Le rôle de la Cour de Justice est cependant d’offrir au juge national une réponse utile et à partir des indications tirées du dossier de permettre au juge de renvoi de statuer.

Elle constate qu’il est loisible à un fonctionnaire s’il approuve sa mutation de quitter ses fonctions auprès d’un Land afin d’accepter un emploi dans le service public d’un autre Land ou de l’Etat fédéral sans qu’il n’y ait obligation d’affiliation rétroactive au régime général d’assurance vieillesse. Dans une telle hypothèse les droits à la pension dans le secteur des fonctionnaires sont préservés. Aussi constate-t-elle que l’objectif d’assurer le bon fonctionnement de l’administration publique du Land en favorisant la fidélité des fonctionnaires ne parait pas être poursuivi d’une manière cohérente et systématique puisque tel n’est pas le cas s’il part à l’étranger.
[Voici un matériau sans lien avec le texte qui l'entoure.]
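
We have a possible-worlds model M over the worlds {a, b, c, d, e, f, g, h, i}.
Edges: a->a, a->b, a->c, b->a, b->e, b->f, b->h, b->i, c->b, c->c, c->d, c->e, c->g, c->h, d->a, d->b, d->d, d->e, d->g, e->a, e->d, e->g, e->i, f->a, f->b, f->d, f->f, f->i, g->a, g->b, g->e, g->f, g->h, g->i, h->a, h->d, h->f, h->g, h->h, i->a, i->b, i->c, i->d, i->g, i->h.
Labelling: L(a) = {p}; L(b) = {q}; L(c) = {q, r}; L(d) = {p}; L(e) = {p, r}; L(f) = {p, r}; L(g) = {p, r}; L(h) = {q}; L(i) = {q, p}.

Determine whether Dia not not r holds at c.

Yes

Recall that Dia ψ holds at a world iff ψ holds at some accessible world.
At c: Dia not not r requires not not r at some successor in {b, c, d, e, g, h}.
  not not r holds at c, so Dia not not r is true at c.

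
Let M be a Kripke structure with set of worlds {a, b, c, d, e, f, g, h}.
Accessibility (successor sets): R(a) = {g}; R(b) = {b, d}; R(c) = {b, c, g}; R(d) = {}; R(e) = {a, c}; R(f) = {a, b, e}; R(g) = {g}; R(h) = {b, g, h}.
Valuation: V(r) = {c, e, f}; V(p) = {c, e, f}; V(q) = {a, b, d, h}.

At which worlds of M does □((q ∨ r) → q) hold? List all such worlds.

Recall that □ψ holds at a world iff ψ holds at every accessible world, and ◇ψ holds iff ψ holds at some accessible world.
Let φ = □((q ∨ r) → q). Evaluate φ at each world:
  a (successors {g}): φ is true.
  b (successors {b, d}): φ is true.
  c (successors {b, c, g}): φ is false.
  d (successors ∅): φ is true.
  e (successors {a, c}): φ is false.
  f (successors {a, b, e}): φ is false.
  g (successors {g}): φ is true.
  h (successors {b, g, h}): φ is true.
For instance, at f:
  At f: □((q ∨ r) → q) requires (q ∨ r) → q at every successor {a, b, e}.
    (q ∨ r) → q fails at e, so □((q ∨ r) → q) is false at f.
Satisfying worlds: {a, b, d, g, h}

a, b, d, g, h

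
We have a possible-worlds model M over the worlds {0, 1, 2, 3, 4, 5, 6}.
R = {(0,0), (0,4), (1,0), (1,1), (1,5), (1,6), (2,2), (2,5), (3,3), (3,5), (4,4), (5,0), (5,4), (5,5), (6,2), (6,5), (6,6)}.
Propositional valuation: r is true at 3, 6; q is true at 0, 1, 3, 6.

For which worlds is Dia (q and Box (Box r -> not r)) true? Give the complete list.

0, 1, 3, 5, 6

Let φ = Dia (q and Box (Box r -> not r)). Evaluate φ at each world:
  0 (successors {0, 4}): φ is true.
  1 (successors {0, 1, 5, 6}): φ is true.
  2 (successors {2, 5}): φ is false.
  3 (successors {3, 5}): φ is true.
  4 (successors {4}): φ is false.
  5 (successors {0, 4, 5}): φ is true.
  6 (successors {2, 5, 6}): φ is true.
For instance, at 0:
  At 0: Dia (q and Box (Box r -> not r)) requires q and Box (Box r -> not r) at some successor in {0, 4}.
    q and Box (Box r -> not r) holds at 0, so Dia (q and Box (Box r -> not r)) is true at 0.
      At 0: q is true, Box (Box r -> not r) is true, so q and Box (Box r -> not r) is true.
Satisfying worlds: {0, 1, 3, 5, 6}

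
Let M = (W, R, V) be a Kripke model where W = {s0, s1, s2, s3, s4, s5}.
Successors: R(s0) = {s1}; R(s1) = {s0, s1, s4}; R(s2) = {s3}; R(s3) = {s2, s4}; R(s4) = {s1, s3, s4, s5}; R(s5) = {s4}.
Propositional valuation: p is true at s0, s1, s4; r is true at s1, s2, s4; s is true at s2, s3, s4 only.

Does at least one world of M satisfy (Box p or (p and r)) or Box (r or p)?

Yes

Recall that Box ψ holds at a world iff ψ holds at every accessible world, and Dia ψ holds iff ψ holds at some accessible world.
Let φ = (Box p or (p and r)) or Box (r or p). Evaluate φ at each world:
  s0 (successors {s1}): φ is true.
  s1 (successors {s0, s1, s4}): φ is true.
  s2 (successors {s3}): φ is false.
  s3 (successors {s2, s4}): φ is true.
  s4 (successors {s1, s3, s4, s5}): φ is true.
  s5 (successors {s4}): φ is true.
Detail at s0 (witness):
  At s0: Box p or (p and r) is true, Box (r or p) is true, so (Box p or (p and r)) or Box (r or p) is true.
    At s0: Box p is true, p and r is false, so Box p or (p and r) is true.
      At s0: Box p requires p at every successor {s1}.
        At s1: p is true.
      So Box p is true at s0.
    At s0: Box (r or p) requires r or p at every successor {s1}.
      At s1: r or p is true.
    So Box (r or p) is true at s0.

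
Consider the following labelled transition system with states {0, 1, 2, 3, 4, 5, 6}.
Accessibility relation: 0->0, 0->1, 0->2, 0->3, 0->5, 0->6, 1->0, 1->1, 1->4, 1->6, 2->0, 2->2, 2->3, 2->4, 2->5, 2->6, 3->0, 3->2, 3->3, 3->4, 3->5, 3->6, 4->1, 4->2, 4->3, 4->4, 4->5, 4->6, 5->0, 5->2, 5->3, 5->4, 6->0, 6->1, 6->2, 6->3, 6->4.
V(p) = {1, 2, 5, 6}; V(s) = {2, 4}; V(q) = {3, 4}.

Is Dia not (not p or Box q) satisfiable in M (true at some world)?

Let φ = Dia not (not p or Box q). Evaluate φ at each world:
  0 (successors {0, 1, 2, 3, 5, 6}): φ is true.
  1 (successors {0, 1, 4, 6}): φ is true.
  2 (successors {0, 2, 3, 4, 5, 6}): φ is true.
  3 (successors {0, 2, 3, 4, 5, 6}): φ is true.
  4 (successors {1, 2, 3, 4, 5, 6}): φ is true.
  5 (successors {0, 2, 3, 4}): φ is true.
  6 (successors {0, 1, 2, 3, 4}): φ is true.
Detail at 0 (witness):
  At 0: Dia not (not p or Box q) requires not (not p or Box q) at some successor in {0, 1, 2, 3, 5, 6}.
    not (not p or Box q) holds at 1, so Dia not (not p or Box q) is true at 0.
      At 1: not p or Box q is false, so not (not p or Box q) is true.

Yes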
La mesure n’est pas propre à garantir la réalisation de l’objectif présenté, qui est d’assurer le bon fonctionnement de l’administration publique du Land. Quant au fonctionnement de l’administration publique en général en Allemagne, elle considère que la réglementation va au-delà ce qui est nécessaire pour atteindre celui-ci. Elle répond dès lors à la première question que l’article 45 TUFE s’oppose à une telle réglementation.
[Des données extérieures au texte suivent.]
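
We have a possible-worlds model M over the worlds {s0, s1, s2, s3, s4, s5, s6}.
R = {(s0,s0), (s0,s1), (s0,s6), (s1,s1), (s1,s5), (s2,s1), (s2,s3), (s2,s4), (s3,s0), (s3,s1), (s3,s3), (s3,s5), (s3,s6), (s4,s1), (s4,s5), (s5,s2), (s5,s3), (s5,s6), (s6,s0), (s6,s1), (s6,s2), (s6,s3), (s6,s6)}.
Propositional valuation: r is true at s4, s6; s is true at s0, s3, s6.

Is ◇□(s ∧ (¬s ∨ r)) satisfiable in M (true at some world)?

No

Let φ = ◇□(s ∧ (¬s ∨ r)). Evaluate φ at each world:
  s0 (successors {s0, s1, s6}): φ is false.
  s1 (successors {s1, s5}): φ is false.
  s2 (successors {s1, s3, s4}): φ is false.
  s3 (successors {s0, s1, s3, s5, s6}): φ is false.
  s4 (successors {s1, s5}): φ is false.
  s5 (successors {s2, s3, s6}): φ is false.
  s6 (successors {s0, s1, s2, s3, s6}): φ is false.
For instance, at s2:
  At s2: ◇□(s ∧ (¬s ∨ r)) requires □(s ∧ (¬s ∨ r)) at some successor in {s1, s3, s4}.
    At s1: □(s ∧ (¬s ∨ r)) is false.
    At s3: □(s ∧ (¬s ∨ r)) is false.
    At s4: □(s ∧ (¬s ∨ r)) is false.
  So ◇□(s ∧ (¬s ∨ r)) is false at s2.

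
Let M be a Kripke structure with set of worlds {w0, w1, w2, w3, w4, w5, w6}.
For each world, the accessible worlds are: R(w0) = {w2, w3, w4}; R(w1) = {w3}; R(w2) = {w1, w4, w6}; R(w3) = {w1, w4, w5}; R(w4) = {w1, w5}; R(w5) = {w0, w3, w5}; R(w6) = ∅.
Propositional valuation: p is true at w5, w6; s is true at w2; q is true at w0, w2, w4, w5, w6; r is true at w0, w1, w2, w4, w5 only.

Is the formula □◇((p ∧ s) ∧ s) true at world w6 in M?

At w6: no accessible worlds, so □◇((p ∧ s) ∧ s) holds vacuously.

Yes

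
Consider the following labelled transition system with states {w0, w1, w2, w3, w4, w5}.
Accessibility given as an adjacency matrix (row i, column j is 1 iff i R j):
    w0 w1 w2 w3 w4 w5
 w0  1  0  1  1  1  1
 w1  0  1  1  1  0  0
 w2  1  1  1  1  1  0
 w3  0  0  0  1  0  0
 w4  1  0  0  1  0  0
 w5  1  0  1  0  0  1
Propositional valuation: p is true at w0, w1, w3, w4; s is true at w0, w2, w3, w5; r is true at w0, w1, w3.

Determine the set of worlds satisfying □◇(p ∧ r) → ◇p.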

Pour la seconde question, elle estime que les fonctionnaires qui ont renoncé à leur statut pour exercer un emploi similaire dans un Etat membre doivent disposer de droits à une pension de vieillesse comparables aux droits qu’ils avaient auprès de leur employeur initial. Elle renvoie ici également à diverses décisions de sa jurisprudence. Sa réponse à cette seconde question est qu’il incombe à la juridiction nationale d’assurer le plein effet de l’article 45 TFUE et d’accorder aux travailleurs dans une situation telle que celle examinée des droits à une pension de vieillesse comparables à ceux des fonctionnaires qui n’ont pas perdu ceux-ci.

Intérêt de la décision

Ce bel arrêt de la Cour de Justice reprend les règles en matière de libre circulation des travailleurs, la Cour insistant dans l’ensemble de sa jurisprudence sur le fait que des mesures nationales susceptibles de gêner ou de rendre moins attrayant l’exercice des libertés fondamentales garanties par le Traité ne peuvent en principe être admises. Les seules restrictions autorisées sont que de telles mesures doivent poursuivre un objectif d’intérêt général, qu’elles soient propres à garantir la réalisation de celui-ci et qu’elles n’aillent pas au-delà de ce qui est nécessaire pour atteindre cet objectif.

La Cour renvoie ici notamment à une décision récente, étant un arrêt du 21 janvier 2016, affaire COMMISSION / CHYPRE (C-515/14). Cet arrêt a été commenté précédemment.